Quando se olha um quadro de Vermeer, como A Moça com Brinco de Pérolas, em que a moça e a pérola parecem fotografias, e um de Jackson Pollock, em que latas de tinta são despejadas meio a esmo numa tela em branco no chão, a impressão que o leigo tem é: o primeiro, só um gênio faria; o segundo, qualquer um. É possível distinguir a arte absolutamente técnica da arte puramente instintiva?
O exemplo do Pollock é genial. Eu tive uma escola de pintura por sete anos e vi muito garoto tentando fazer Pollock. Tudo uma merda total. O Pollock tinha sensibilidade, saber, história, background e talento. Tem gente que se admira por certos quadros meus, hiperrealistas, perfeitinhos, uma montanha idêntica a uma montanha. Mas a montanha está lá. A referência é óbvia. É fácil copiar o real. Difícil é fazer abstrato, que não existe. Não tenho onde me basear. A pintura abstrata não representa, ela se apresenta. Vermeer é do século 17. Pollock, da era nuclear. Naturalmente, suas visões do mundo são radicalmente diferentes. Mas gênios, ambos.
Em 50 anos de pintura, você já deve ter passado por diversas fases. Por que um pintor tem fases?

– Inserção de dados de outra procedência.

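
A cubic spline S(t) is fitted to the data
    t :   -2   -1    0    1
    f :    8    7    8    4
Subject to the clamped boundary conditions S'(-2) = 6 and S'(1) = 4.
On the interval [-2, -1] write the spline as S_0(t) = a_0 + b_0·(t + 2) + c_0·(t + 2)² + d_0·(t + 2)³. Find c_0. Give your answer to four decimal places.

Let m_i = S''(x_i). Step sizes h_i = 1, 1, 1; slopes of the chords Δ_i = (y_(i+1) - y_i)/h_i = -1, 1, -4.
  1·m_0 + 4·m_1 + 1·m_2 = 6(Δ_1 - Δ_0) = 12
  1·m_1 + 4·m_2 + 1·m_3 = 6(Δ_2 - Δ_1) = -30
Clamped end conditions give two more equations: 2h_0·m_0 + h_0·m_1 = 6(Δ_0 - S'(-2)) = -42 and h_2·m_2 + 2h_2·m_3 = 6(S'(1) - Δ_2) = 48.
Forward elimination and back-substitution give m_0 = -428/15, m_1 = 226/15, m_2 = -296/15, m_3 = 508/15.
On [-2, -1], with S_0(t) = a_0 + b_0·(t + 2) + c_0·(t + 2)² + d_0·(t + 2)³: c_0 = m_0/2 = -214/15, d_0 = (m_1 - m_0)/(6h_0) = 109/15, b_0 = Δ_0 - h_0(2m_0 + m_1)/6 = 6.

-14.2667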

Quem tem fase é lua. Há 15 anos, quando organizei minha obra para fazer um site, percebi que tive fases – mas não cronologicamente. As fases são linguagens que uso por um tempo, paro e depois retomo – como As Partituras, ou minha pintura geométrica, ou geométrica abstrata.
Cinquenta anos depois de pegar no pincel pela primeira vez, e dormindo dentro de seu ateliê, você ainda acorda e corre para o pincel?

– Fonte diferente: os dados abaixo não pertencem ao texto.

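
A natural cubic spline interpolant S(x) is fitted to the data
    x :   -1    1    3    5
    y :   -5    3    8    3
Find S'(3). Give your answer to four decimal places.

-0.0333

Let σ_i = S''(x_i). Step sizes h_i = 2, 2, 2; slopes of the chords Δ_i = (y_(i+1) - y_i)/h_i = 4, 5/2, -5/2.
  2·σ_0 + 8·σ_1 + 2·σ_2 = 6(Δ_1 - Δ_0) = -9
  2·σ_1 + 8·σ_2 + 2·σ_3 = 6(Δ_2 - Δ_1) = -30
Natural end conditions: σ_0 = σ_3 = 0.
Solving: σ_0 = 0, σ_1 = -1/5, σ_2 = -37/10, σ_3 = 0.
On [3, 5], S'(x) = b_2 + 2c_2·(x - 3) + 3d_2·(x - 3)² with b_2 = Δ_2 - h_2(2σ_2 + σ_3)/6 = -1/30, c_2 = σ_2/2 = -37/20, d_2 = (σ_3 - σ_2)/(6h_2) = 37/120. So S'(3) = -1/30.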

Depende de eu estar fazendo um quadro gostoso. Mas uma coisa é certa: não vou dormir se tenho vontade de pintar. Continuo pintando. Para pintar, há uma série de fatores externos independentes de nossa vontade – um assistente, o material todo arrumado, condições práticas, imagens de referência, saco.
Por que você pinta hoje?
Eu pinto para me manifestar – se bem que eu me expresse muito no computador e na escrita. E porque pintar me dá muito prazer. Ver a coisa pronta é quase um orgasmo. Quando eu tinha sete anos, viemos de Assis para morar em São Paulo e ficamos hóspedes de uma família amiga de meus pais, e o sujeito tinha uma pequena indústria de calçados. Lá tinha um quadrinho de um sapateiro, com um sapato na mão, e os seguintes dizeres: “Mais um bom calçado feito à mão pelas Sapatarias De Luxe”. Cada quadro que eu acabo eu digo: “Mais um bom quadro feito a mão por Antonio Peticov”.
Você pinta o que o mercado gosta?
Ah, eu conheço tanta coisa que sei o que vão gostar e o que vão odiar. Mas não estou nem aí. Sempre tem um chinelo velho para um pé doente. Há sempre um cliente para um quadro. Pode parecer depreciativo, mas não é. Tenho histórias fantásticas de quadros meus que produziram impressões negativas de um lado e altamente positivas do outro.
Qual foi sua obra mais cara até hoje?
Foi um trabalho de 50 mil dólares que fiz para a sede do McDonald´s em São Paulo, composto por 10 partes, onde usei várias colagens de pintura, do figurativo ao expressionista. Mas há trabalhos meus mais caros, como um painel de 54 metros de altura para o átrio de um prédio em São Paulo, e murais em estações do Metrô.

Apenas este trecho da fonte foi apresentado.